For the Vanilla Sponge Cake:
- Preheat the oven to 180°C (350°F) and line a round cake tin with parchment paper.
- In a large bowl, whisk together 3 large eggs, 100g of sugar, and 1 tsp of vanilla extract until the mixture is pale and fluffy.
- Sift 100g of flour and 1 tsp of baking powder together and gently fold into the egg mixture, being careful not to deflate the air you’ve whipped in.
- Pour the batter into the prepared cake tin and smooth the top with a spatula.
- Bake for 10-12 minutes or until a skewer inserted into the center comes out clean. Be careful not to overbake to ensure the cake remains moist.

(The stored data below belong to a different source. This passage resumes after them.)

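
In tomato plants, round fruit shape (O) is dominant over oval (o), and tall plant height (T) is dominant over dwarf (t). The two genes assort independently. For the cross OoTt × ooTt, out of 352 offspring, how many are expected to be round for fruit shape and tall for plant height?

Dihybrid cross OoTt × ooTt — consider each gene separately:
fruit shape: Oo × oo → 2 Oo, 2 oo → 2 O_ : 2 oo (out of 4)
plant height: Tt × Tt → 1 TT, 2 Tt, 1 tt → 3 T_ : 1 tt (out of 4)
Looking for: round (O_) and tall (T_)
P(round) = 2/4, P(tall) = 3/4
P(both) = 2/4 × 3/4 = 6/16 = 3/8
Expected count = 3/8 × 352 = 132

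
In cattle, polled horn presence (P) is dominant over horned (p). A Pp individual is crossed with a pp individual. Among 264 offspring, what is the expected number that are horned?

Punnett square for Pp × pp:
Offspring genotypes: 2 Pp, 2 pp
polled: 2, horned: 2
horned: 2 out of 4 → fraction 1/2
Expected count = 1/2 × 264 = 132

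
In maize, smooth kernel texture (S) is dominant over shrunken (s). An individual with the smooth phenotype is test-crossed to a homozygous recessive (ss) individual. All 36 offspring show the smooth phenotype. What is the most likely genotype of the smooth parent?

Test cross: ? × ss
All offspring are smooth.
If the unknown parent were heterozygous (Ss), about half of 36 offspring would be shrunken; none are. The unknown parent is most likely homozygous dominant (SS).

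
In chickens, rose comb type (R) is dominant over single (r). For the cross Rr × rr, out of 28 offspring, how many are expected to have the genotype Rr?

Punnett square for Rr × rr:
Offspring genotypes: 2 Rr, 2 rr
Total offspring: 4
Count with target: 2
Probability: 2/4 = 1/2
Expected count = 1/2 × 28 = 14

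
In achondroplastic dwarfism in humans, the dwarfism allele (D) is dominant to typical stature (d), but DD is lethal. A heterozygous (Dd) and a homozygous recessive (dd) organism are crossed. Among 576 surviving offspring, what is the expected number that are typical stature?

Cross: Dd × dd
Punnett square offspring (before lethality): 2 Dd, 2 dd
No DD offspring are produced in this cross.
typical stature: 2 out of 4 → fraction 1/2
Expected count = 1/2 × 576 = 288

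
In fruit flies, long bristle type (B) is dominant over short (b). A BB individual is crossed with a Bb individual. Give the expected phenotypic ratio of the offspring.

Punnett square for BB × Bb:
Offspring genotypes: 2 BB, 2 Bb
long: 4, short: 0
Ratio: all long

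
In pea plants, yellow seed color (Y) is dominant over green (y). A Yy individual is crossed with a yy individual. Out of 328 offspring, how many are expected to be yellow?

Punnett square for Yy × yy:
Offspring genotypes: 2 Yy, 2 yy
yellow: 2, green: 2
yellow: 2 out of 4 → fraction 1/2
Expected count = 1/2 × 328 = 164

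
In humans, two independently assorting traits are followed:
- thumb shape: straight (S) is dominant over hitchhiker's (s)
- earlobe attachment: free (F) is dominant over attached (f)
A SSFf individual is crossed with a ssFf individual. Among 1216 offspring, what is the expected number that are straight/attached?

Dihybrid cross SSFf × ssFf — consider each gene separately:
thumb shape: SS × ss → 4 Ss → 4 S_ (out of 4)
earlobe attachment: Ff × Ff → 1 FF, 2 Ff, 1 ff → 3 F_ : 1 ff (out of 4)
Combine (counts out of 4 × 4 = 16): straight/free (S_F_) = 4×3 = 12; straight/attached (S_ff) = 4×1 = 4
Phenotype counts (out of 16): 12 straight/free, 4 straight/attached
straight/attached: 4 out of 16 → fraction 1/4
Expected count = 1/4 × 1216 = 304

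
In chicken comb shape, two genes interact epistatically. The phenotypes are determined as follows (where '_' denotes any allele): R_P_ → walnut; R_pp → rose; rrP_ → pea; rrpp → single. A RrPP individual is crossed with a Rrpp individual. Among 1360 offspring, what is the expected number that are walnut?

Cross: RrPP × Rrpp — consider each gene separately:
R gene: Rr × Rr → 1 RR, 2 Rr, 1 rr → 3 R_ : 1 rr (out of 4)
P gene: PP × pp → 4 Pp → 4 P_ (out of 4)
Genotype classes (out of 4 × 4 = 16): R_P_ = 3×4 = 12; rrP_ = 1×4 = 4
Apply the phenotype rules: R_P_ (12) → walnut; rrP_ (4) → pea
Phenotype counts (out of 16): 12 walnut, 4 pea
walnut: 12 out of 16 → fraction 3/4
Expected count = 3/4 × 1360 = 1020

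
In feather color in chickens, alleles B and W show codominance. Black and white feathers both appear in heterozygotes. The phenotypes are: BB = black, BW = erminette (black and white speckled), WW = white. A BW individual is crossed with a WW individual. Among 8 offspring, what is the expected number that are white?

Punnett square for BW × WW:
Offspring genotypes: 2 BW, 2 WW
Phenotype counts: 2 erminette (black and white speckled), 2 white
white: 2 out of 4 → fraction 1/2
Expected count = 1/2 × 8 = 4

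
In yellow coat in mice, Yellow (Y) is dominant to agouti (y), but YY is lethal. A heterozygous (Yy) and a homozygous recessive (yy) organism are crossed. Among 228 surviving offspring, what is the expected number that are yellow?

Cross: Yy × yy
Punnett square offspring (before lethality): 2 Yy, 2 yy
No YY offspring are produced in this cross.
yellow: 2 out of 4 → fraction 1/2
Expected count = 1/2 × 228 = 114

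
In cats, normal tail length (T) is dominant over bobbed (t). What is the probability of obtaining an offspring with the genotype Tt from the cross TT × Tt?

Punnett square for TT × Tt:
Offspring genotypes: 2 TT, 2 Tt
Total offspring: 4
Count with target: 2
Probability: 2/4 = 1/2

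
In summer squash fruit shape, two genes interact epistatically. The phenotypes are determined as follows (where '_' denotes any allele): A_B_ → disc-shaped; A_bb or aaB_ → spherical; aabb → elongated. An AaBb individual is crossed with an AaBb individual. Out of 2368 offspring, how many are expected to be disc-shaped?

Cross: AaBb × AaBb — consider each gene separately:
A gene: Aa × Aa → 1 AA, 2 Aa, 1 aa → 3 A_ : 1 aa (out of 4)
B gene: Bb × Bb → 1 BB, 2 Bb, 1 bb → 3 B_ : 1 bb (out of 4)
Genotype classes (out of 4 × 4 = 16): A_B_ = 3×3 = 9; A_bb = 3×1 = 3; aaB_ = 1×3 = 3; aabb = 1×1 = 1
Apply the phenotype rules: A_B_ (9) → disc-shaped; A_bb (3) + aaB_ (3) → spherical; aabb (1) → elongated
Phenotype counts (out of 16): 9 disc-shaped, 6 spherical, 1 elongated
disc-shaped: 9 out of 16 → fraction 9/16
Expected count = 9/16 × 2368 = 1332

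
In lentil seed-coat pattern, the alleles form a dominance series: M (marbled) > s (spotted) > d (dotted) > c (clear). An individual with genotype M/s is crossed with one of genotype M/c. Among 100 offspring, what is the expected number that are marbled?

Cross: M/s × M/c
Allele dominance: M > s > d > c
Offspring genotypes: 1 M/M, 1 M/c, 1 M/s, 1 s/c
Phenotype counts: 3 marbled, 1 spotted
marbled: 3 out of 4 → fraction 3/4
Expected count = 3/4 × 100 = 75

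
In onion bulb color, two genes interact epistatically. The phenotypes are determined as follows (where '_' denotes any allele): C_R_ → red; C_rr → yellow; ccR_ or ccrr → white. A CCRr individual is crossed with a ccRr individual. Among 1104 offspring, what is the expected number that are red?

Cross: CCRr × ccRr — consider each gene separately:
C gene: CC × cc → 4 Cc → 4 C_ (out of 4)
R gene: Rr × Rr → 1 RR, 2 Rr, 1 rr → 3 R_ : 1 rr (out of 4)
Genotype classes (out of 4 × 4 = 16): C_R_ = 4×3 = 12; C_rr = 4×1 = 4
Apply the phenotype rules: C_R_ (12) → red; C_rr (4) → yellow
Phenotype counts (out of 16): 12 red, 4 yellow
red: 12 out of 16 → fraction 3/4
Expected count = 3/4 × 1104 = 828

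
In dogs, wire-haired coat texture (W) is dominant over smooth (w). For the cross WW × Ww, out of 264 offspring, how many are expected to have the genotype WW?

Punnett square for WW × Ww:
Offspring genotypes: 2 WW, 2 Ww
Total offspring: 4
Count with target: 2
Probability: 2/4 = 1/2
Expected count = 1/2 × 264 = 132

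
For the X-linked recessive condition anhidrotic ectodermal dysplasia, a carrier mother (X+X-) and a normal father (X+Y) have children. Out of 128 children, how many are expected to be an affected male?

Cross: X+X- × X+Y
Offspring: 1 X+X+, 1 X+Y, 1 X+X-, 1 X-Y
Probability of an affected male: 1/4
Expected count = 1/4 × 128 = 32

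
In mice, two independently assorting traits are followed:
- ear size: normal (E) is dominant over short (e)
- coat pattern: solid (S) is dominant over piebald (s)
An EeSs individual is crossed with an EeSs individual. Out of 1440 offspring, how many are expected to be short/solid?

Dihybrid cross EeSs × EeSs — consider each gene separately:
ear size: Ee × Ee → 1 EE, 2 Ee, 1 ee → 3 E_ : 1 ee (out of 4)
coat pattern: Ss × Ss → 1 SS, 2 Ss, 1 ss → 3 S_ : 1 ss (out of 4)
Combine (counts out of 4 × 4 = 16): normal/solid (E_S_) = 3×3 = 9; normal/piebald (E_ss) = 3×1 = 3; short/solid (eeS_) = 1×3 = 3; short/piebald (eess) = 1×1 = 1
Phenotype counts (out of 16): 9 normal/solid, 3 normal/piebald, 3 short/solid, 1 short/piebald
short/solid: 3 out of 16 → fraction 3/16
Expected count = 3/16 × 1440 = 270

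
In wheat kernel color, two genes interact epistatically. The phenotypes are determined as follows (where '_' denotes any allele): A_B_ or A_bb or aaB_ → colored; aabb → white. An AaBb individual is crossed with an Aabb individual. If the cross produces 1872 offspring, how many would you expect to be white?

Cross: AaBb × Aabb — consider each gene separately:
A gene: Aa × Aa → 1 AA, 2 Aa, 1 aa → 3 A_ : 1 aa (out of 4)
B gene: Bb × bb → 2 Bb, 2 bb → 2 B_ : 2 bb (out of 4)
Genotype classes (out of 4 × 4 = 16): A_B_ = 3×2 = 6; A_bb = 3×2 = 6; aaB_ = 1×2 = 2; aabb = 1×2 = 2
Apply the phenotype rules: A_B_ (6) + A_bb (6) + aaB_ (2) → colored; aabb (2) → white
Phenotype counts (out of 16): 14 colored, 2 white
white: 2 out of 16 → fraction 1/8
Expected count = 1/8 × 1872 = 234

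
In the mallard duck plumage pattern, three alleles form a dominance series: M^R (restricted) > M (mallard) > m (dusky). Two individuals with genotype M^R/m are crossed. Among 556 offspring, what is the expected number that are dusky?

Cross: M^R/m × M^R/m
Allele dominance: M^R > M > m
Offspring genotypes: 1 M^R/M^R, 2 M^R/m, 1 m/m
Phenotype counts: 3 restricted, 1 dusky
dusky: 1 out of 4 → fraction 1/4
Expected count = 1/4 × 556 = 139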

- Once baked, remove from the oven and let it cool on a wire rack.
For the Vanilla Cream:
- In a saucepan, heat 340g of milk with 75g of sugar until it comes to a boil.
- In a separate bowl, whisk together 2 egg yolks with the remaining 75g of sugar and 50g of cornstarch until smooth.
- Gradually pour the hot milk into the egg yolk mixture, whisking constantly to prevent curdling.
- Return the mixture to the saucepan and cook over medium heat, stirring continuously until the cream thickens.
- Once thickened, remove from heat and stir in 1 tsp of vanilla extract.
- Transfer the cream to a bowl and cover with plastic wrap directly on the surface to prevent a skin from forming. Chill in the fridge for 3-4 hours.
- When the cream is cooled, whip it until smooth. In another bowl, whip 160g of room-temperature butter until creamy and then gradually add it to the chilled cream, mixing until well incorporated.
For the Decoration:
- Wash and halve strawberries for the topping.
- Whip some additional cream to stiff peaks for piping on top of the cake.
- Chop some pistachios for a crunchy texture and a pop of color.
To Assemble:
- Once the cake is cooled, slice it horizontally if desired to have multiple layers.
- Spread a layer of the vanilla cream over the cake.
- Arrange the strawberry halves on top of the cream and pipe dollops of whipped cream around the edges.
- Sprinkle the chopped pistachios over the whipped cream for a decorative touch and a contrast in texture.
Tips:
- When folding in the flour, use a spatula and a gentle hand to keep the cake light and airy.
- For the vanilla cream, ensure that the butter is truly at room temperature to avoid lumps.
- If you’d like to enhance the flavor, consider brushing the cake layers with a simple syrup (equal parts sugar and water, heated until the sugar dissolves) infused with lemon zest or a liqueur of your choice.
This refined recipe should give you a beautiful and delicious cake that’s perfect for any special occasion!